The All Writs Act provides that the federal courts “may issue all writs necessary or appropriate in aid of their respective jurisdictions and agreeable to the usages and principles of law.” 28 U.S.C.§ 1651(a). As that statute makes clear, however, the Act is not itself a grant of jurisdiction. See Clinton v. Goldsmith, 526 U.S. 529, 534–35 (1999). The submitted petition does not reference any specific agency or trial court action that could eventually be subject to this court’s jurisdiction on direct appeal such that we lack jurisdiction to consider the mandamus request. See, e.g., 28 U.S.C. § 1295. We therefore dismiss the petition.

In re Amsted Rail Company, Inc. (Nonprecedential Order) 

The parties move jointly to deconsolidate Appeal No. 2024-2345 from Appeal Nos. 2025-1062 and 2025-1067 and to have the cases proceed as companions. ECF No. 27. Hum Industrial Technology, Inc. separately moves unopposed to dismiss its cross-appeal, Appeal No. 2025-1062, and to withdraw from these appeals from the Patent Trial and Appeal Board, ECF No. 28 at 5.

Upon consideration thereof, 

IT IS ORDERED THAT:

(1) The parties’ motion to deconsolidate and companion, ECF No. 27, is denied.

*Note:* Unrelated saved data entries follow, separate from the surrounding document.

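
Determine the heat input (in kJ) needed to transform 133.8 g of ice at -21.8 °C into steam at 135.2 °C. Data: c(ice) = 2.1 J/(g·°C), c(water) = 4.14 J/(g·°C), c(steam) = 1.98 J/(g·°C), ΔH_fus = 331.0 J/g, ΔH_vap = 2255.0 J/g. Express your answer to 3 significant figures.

q = 417 kJ

q1 (heat ice -21.8→0.0 °C): 133.8 × 2.1 × 21.8 = 6125 J
q2 (melt at 0 °C): 133.8 × 331.0 = 44288 J
q3 (heat water 0.0→100.0 °C): 133.8 × 4.14 × 100.0 = 55393 J
q4 (vaporize at 100 °C): 133.8 × 2255.0 = 301719 J
q5 (heat steam 100.0→135.2 °C): 133.8 × 1.98 × 35.2 = 9325 J
Total: 6125 + 44288 + 55393 + 301719 + 9325 = 416850 J = 417 kJ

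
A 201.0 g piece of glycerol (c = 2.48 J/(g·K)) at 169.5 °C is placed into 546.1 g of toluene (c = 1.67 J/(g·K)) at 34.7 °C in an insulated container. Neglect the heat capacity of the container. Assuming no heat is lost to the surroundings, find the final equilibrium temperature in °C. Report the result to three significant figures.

T_f = 82.3 °C

Heat lost by glycerol = heat gained by toluene.
(201.0)(2.48)(169.5 − T) = (546.1)(1.67)(T − 34.7)
498.48 (169.5 − T) = 911.987 (T − 34.7)
84492 − 498.48 T = 911.987 T − 31646
116138 = 1410.467 T
T = 82.34 °C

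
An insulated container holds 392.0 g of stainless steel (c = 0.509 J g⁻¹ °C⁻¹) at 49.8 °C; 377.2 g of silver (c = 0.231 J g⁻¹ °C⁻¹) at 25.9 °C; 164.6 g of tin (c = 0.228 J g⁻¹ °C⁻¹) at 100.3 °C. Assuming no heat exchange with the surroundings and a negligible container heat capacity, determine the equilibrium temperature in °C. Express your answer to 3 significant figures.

T_f = 49.2 °C

Σ mᵢcᵢ(T − Tᵢ) = 0  ⇒  T = Σ mᵢcᵢTᵢ / Σ mᵢcᵢ
Σ mᵢcᵢ = 392.0×0.509 + 377.2×0.231 + 164.6×0.228 = 324.1900
Σ mᵢcᵢTᵢ = 199.528×49.8 + 87.1332×25.9 + 37.5288×100.3 = 15957
T = 15957 / 324.1900 = 49.22 °C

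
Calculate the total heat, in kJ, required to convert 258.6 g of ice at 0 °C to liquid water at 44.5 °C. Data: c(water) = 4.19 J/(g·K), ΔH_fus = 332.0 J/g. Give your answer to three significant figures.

q = 134 kJ

q1 (melt at 0 °C): 258.6 × 332.0 = 85855 J
q2 (heat water 0.0→44.5 °C): 258.6 × 4.19 × 44.5 = 48217 J
Total: 85855 + 48217 = 134072 J = 134 kJ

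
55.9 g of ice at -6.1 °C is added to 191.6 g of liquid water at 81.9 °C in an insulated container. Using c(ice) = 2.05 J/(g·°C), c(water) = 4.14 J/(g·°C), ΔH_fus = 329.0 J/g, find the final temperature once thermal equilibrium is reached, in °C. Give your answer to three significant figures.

Heat to bring ice to 0 °C and melt it: q₁ = 55.9×2.05×6.1 + 55.9×329.0 = 19090 J
Heat the water can supply cooling to 0 °C: 191.6×4.14×81.9 = 64965.0 J > q₁, so all ice melts.
Energy balance: 191.6×4.14×(81.9 − T) = 19090 + 55.9×4.14×(T − 0)
793.224(81.9 − T) = 19090 + 231.426 T
64965.0 − 19090 = 1024.650 T
T = 45875.0 / 1024.650 = 44.77 °C

T_f = 44.8 °C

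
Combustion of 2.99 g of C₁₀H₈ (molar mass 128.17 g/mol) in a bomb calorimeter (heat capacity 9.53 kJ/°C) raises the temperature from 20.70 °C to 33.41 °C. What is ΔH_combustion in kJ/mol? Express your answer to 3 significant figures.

ΔT = 33.41 − 20.70 = 12.71 °C
q_cal = C_cal × ΔT = 9.53 × 12.71 = 121.1263 kJ
n = 2.99 / 128.17 = 0.02333 mol
q_rxn = −q_cal = -121.1263 kJ
ΔH = -121.1263 / 0.02333 = -5192 kJ/mol

ΔH = -5190 kJ/mol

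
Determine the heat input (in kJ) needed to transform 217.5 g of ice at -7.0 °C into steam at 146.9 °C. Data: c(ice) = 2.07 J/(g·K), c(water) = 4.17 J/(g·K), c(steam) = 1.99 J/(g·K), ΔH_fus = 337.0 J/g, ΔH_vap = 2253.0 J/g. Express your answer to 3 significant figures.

q = 677 kJ

q1 (heat ice -7.0→0.0 °C): 217.5 × 2.07 × 7.0 = 3152 J
q2 (melt at 0 °C): 217.5 × 337.0 = 73298 J
q3 (heat water 0.0→100.0 °C): 217.5 × 4.17 × 100.0 = 90698 J
q4 (vaporize at 100 °C): 217.5 × 2253.0 = 490028 J
q5 (heat steam 100.0→146.9 °C): 217.5 × 1.99 × 46.9 = 20299 J
Total: 3152 + 73298 + 90698 + 490028 + 20299 = 677475 J = 677 kJ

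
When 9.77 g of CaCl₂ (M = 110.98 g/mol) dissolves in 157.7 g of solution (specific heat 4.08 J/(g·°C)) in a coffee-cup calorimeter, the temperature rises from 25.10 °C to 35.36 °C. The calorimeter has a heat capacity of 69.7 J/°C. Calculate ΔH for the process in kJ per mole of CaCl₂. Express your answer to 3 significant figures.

|ΔT| = |35.36 − 25.10| = 10.26 °C
|q_surr| = (157.7 × 4.08 + 69.7) × 10.26 = 713.116 × 10.26 = 7317 J
n(CaCl₂) = 9.77 / 110.98 = 0.08803 mol
Temperature rose, so q_rxn = −|q_surr| = -7.317 kJ
ΔH = q_rxn / n = -83.12 kJ/mol

ΔH = -83.1 kJ/mol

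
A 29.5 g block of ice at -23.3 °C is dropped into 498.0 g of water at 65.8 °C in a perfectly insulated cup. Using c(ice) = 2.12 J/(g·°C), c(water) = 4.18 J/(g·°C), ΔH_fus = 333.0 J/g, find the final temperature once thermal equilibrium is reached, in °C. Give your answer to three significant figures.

T_f = 57.0 °C

Heat to bring ice to 0 °C and melt it: q₁ = 29.5×2.12×23.3 + 29.5×333.0 = 11281 J
Heat the water can supply cooling to 0 °C: 498.0×4.18×65.8 = 136972 J > q₁, so all ice melts.
Energy balance: 498.0×4.18×(65.8 − T) = 11281 + 29.5×4.18×(T − 0)
2081.64(65.8 − T) = 11281 + 123.31 T
136972 − 11281 = 2204.95 T
T = 125691 / 2204.95 = 57.00 °C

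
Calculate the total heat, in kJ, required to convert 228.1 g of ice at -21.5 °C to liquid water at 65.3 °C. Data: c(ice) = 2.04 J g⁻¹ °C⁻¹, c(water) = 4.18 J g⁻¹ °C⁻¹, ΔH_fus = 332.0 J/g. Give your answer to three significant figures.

q = 148 kJ

q1 (heat ice -21.5→0.0 °C): 228.1 × 2.04 × 21.5 = 10004 J
q2 (melt at 0 °C): 228.1 × 332.0 = 75729 J
q3 (heat water 0.0→65.3 °C): 228.1 × 4.18 × 65.3 = 62261 J
Total: 10004 + 75729 + 62261 = 147994 J = 148 kJ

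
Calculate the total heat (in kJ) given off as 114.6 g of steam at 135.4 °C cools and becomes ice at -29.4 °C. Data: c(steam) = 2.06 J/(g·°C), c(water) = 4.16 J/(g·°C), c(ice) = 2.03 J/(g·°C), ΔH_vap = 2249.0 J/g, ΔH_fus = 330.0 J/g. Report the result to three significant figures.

q = 358 kJ

q1 (cool steam 135.4→100 °C): 114.6 × 2.06 × 35.4 = 8357 J
q2 (condense at 100 °C): 114.6 × 2249.0 = 257735 J
q3 (cool water 100→0 °C): 114.6 × 4.16 × 100.0 = 47674 J
q4 (freeze at 0 °C): 114.6 × 330.0 = 37818 J
q5 (cool ice 0→-29.4 °C): 114.6 × 2.03 × 29.4 = 6840 J
Total: 8357 + 257735 + 47674 + 37818 + 6840 = 358424 J = 358 kJ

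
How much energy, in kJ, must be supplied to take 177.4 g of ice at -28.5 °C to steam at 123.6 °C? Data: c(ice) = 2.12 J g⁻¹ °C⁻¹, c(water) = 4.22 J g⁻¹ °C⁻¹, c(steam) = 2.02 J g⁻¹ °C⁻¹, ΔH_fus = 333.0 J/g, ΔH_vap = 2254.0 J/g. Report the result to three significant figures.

q = 553 kJ

q1 (heat ice -28.5→0.0 °C): 177.4 × 2.12 × 28.5 = 10719 J
q2 (melt at 0 °C): 177.4 × 333.0 = 59074 J
q3 (heat water 0.0→100.0 °C): 177.4 × 4.22 × 100.0 = 74863 J
q4 (vaporize at 100 °C): 177.4 × 2254.0 = 399860 J
q5 (heat steam 100.0→123.6 °C): 177.4 × 2.02 × 23.6 = 8457 J
Total: 10719 + 59074 + 74863 + 399860 + 8457 = 552973 J = 553 kJ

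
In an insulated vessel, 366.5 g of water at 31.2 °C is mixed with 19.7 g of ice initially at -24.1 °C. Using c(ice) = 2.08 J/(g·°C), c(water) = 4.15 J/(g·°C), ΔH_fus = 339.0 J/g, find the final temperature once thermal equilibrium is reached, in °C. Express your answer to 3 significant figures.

T_f = 24.8 °C

Heat to bring ice to 0 °C and melt it: q₁ = 19.7×2.08×24.1 + 19.7×339.0 = 7665.8 J
Heat the water can supply cooling to 0 °C: 366.5×4.15×31.2 = 47454.4 J > q₁, so all ice melts.
Energy balance: 366.5×4.15×(31.2 − T) = 7665.8 + 19.7×4.15×(T − 0)
1520.975(31.2 − T) = 7665.8 + 81.755 T
47454.4 − 7665.8 = 1602.730 T
T = 39788.6 / 1602.730 = 24.83 °C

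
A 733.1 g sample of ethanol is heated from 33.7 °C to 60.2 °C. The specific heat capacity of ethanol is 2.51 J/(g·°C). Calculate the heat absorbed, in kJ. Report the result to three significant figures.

q = m c ΔT = 733.1 × 2.51 × (60.2 − 33.7)
q = 733.1 × 2.51 × 26.5 = 48760 J = 48.8 kJ

q = 48.8 kJ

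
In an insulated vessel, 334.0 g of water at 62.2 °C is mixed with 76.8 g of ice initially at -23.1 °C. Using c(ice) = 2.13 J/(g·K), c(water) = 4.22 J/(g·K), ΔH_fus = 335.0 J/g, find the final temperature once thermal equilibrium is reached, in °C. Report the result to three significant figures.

Heat to bring ice to 0 °C and melt it: q₁ = 76.8×2.13×23.1 + 76.8×335.0 = 29507 J
Heat the water can supply cooling to 0 °C: 334.0×4.22×62.2 = 87669.7 J > q₁, so all ice melts.
Energy balance: 334.0×4.22×(62.2 − T) = 29507 + 76.8×4.22×(T − 0)
1409.48(62.2 − T) = 29507 + 324.096 T
87669.7 − 29507 = 1733.576 T
T = 58162.7 / 1733.576 = 33.55 °C

T_f = 33.6 °C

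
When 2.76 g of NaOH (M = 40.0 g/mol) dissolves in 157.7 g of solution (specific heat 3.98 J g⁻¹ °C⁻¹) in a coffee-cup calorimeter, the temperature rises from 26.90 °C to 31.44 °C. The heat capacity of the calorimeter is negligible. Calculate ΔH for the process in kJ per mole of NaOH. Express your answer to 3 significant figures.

ΔH = -41.3 kJ/mol

|ΔT| = |31.44 − 26.90| = 4.54 °C
|q_surr| = (157.7 × 3.98) × 4.54 = 627.646 × 4.54 = 2850 J
n(NaOH) = 2.76 / 40.0 = 0.06900 mol
Temperature rose, so q_rxn = −|q_surr| = -2.850 kJ
ΔH = q_rxn / n = -41.30 kJ/mol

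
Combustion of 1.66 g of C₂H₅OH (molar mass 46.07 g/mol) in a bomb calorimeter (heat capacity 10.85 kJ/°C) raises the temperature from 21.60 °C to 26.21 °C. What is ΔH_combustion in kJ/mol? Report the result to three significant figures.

ΔT = 26.21 − 21.60 = 4.61 °C
q_cal = C_cal × ΔT = 10.85 × 4.61 = 50.0185 kJ
n = 1.66 / 46.07 = 0.03603 mol
q_rxn = −q_cal = -50.0185 kJ
ΔH = -50.0185 / 0.03603 = -1388 kJ/mol

ΔH = -1390 kJ/mol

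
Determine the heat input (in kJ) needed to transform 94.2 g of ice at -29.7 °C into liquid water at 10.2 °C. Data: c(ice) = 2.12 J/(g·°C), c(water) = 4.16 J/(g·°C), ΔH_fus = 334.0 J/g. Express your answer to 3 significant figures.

q1 (heat ice -29.7→0.0 °C): 94.2 × 2.12 × 29.7 = 5931 J
q2 (melt at 0 °C): 94.2 × 334.0 = 31463 J
q3 (heat water 0.0→10.2 °C): 94.2 × 4.16 × 10.2 = 3997 J
Total: 5931 + 31463 + 3997 = 41391 J = 41.4 kJ

q = 41.4 kJ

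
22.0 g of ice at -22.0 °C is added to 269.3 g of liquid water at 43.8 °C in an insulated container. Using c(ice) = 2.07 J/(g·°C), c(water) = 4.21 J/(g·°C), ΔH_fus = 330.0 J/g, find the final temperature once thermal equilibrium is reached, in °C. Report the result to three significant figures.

T_f = 33.8 °C

Heat to bring ice to 0 °C and melt it: q₁ = 22.0×2.07×22.0 + 22.0×330.0 = 8261.9 J
Heat the water can supply cooling to 0 °C: 269.3×4.21×43.8 = 49658.4 J > q₁, so all ice melts.
Energy balance: 269.3×4.21×(43.8 − T) = 8261.9 + 22.0×4.21×(T − 0)
1133.753(43.8 − T) = 8261.9 + 92.62 T
49658.4 − 8261.9 = 1226.373 T
T = 41396.5 / 1226.373 = 33.76 °C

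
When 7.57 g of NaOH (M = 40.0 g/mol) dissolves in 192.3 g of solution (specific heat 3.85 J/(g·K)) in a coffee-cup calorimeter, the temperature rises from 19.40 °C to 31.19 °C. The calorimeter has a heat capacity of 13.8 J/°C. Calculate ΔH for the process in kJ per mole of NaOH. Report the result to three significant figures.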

(2) Hum’s motion to dismiss its cross-appeal and withdraw from the proceeding, ECF No. 28, is granted. Appeal No. 2025-1062 is dismissed. The revised official caption and short caption for the remaining consolidated appeals, Appeal Nos. 2024-2345 and 2025-1067, are reflected in this order

(3) Each side shall bear its own costs as to Appeal No. 2025-1062.

(4) Amsted Rail Company, Inc.’s opening brief in Appeal Nos. 2024-2345 and 2025-1067 is due within 30 days of the date of entry of this order.

(5) The United States Patent and Trademark Office (PTO) is directed to inform this court within 30 days of the date of entry of this order whether the PTO will participate in Appeal Nos. 2024-2345 and 2025-1067.

(6) If the PTO elects to participate as intervenor, its docketing statement is due within 14 days after its notice of election to intervene, and its brief is due within 40 days of the date of service of Amsted’s opening brief. Amsted will have 21 days after the filing of the PTO’s brief to file its reply brief.

(7) If the PTO elects not to intervene, the appendix is due within seven days of either the date of filing of Amsted’s opening brief or the PTO’s notice of non-election, whichever is later.

(8) The Clerk of Court shall transmit a copy of this order to the merits panel assigned to Appeal Nos. 2024-2345 and 2025-1067.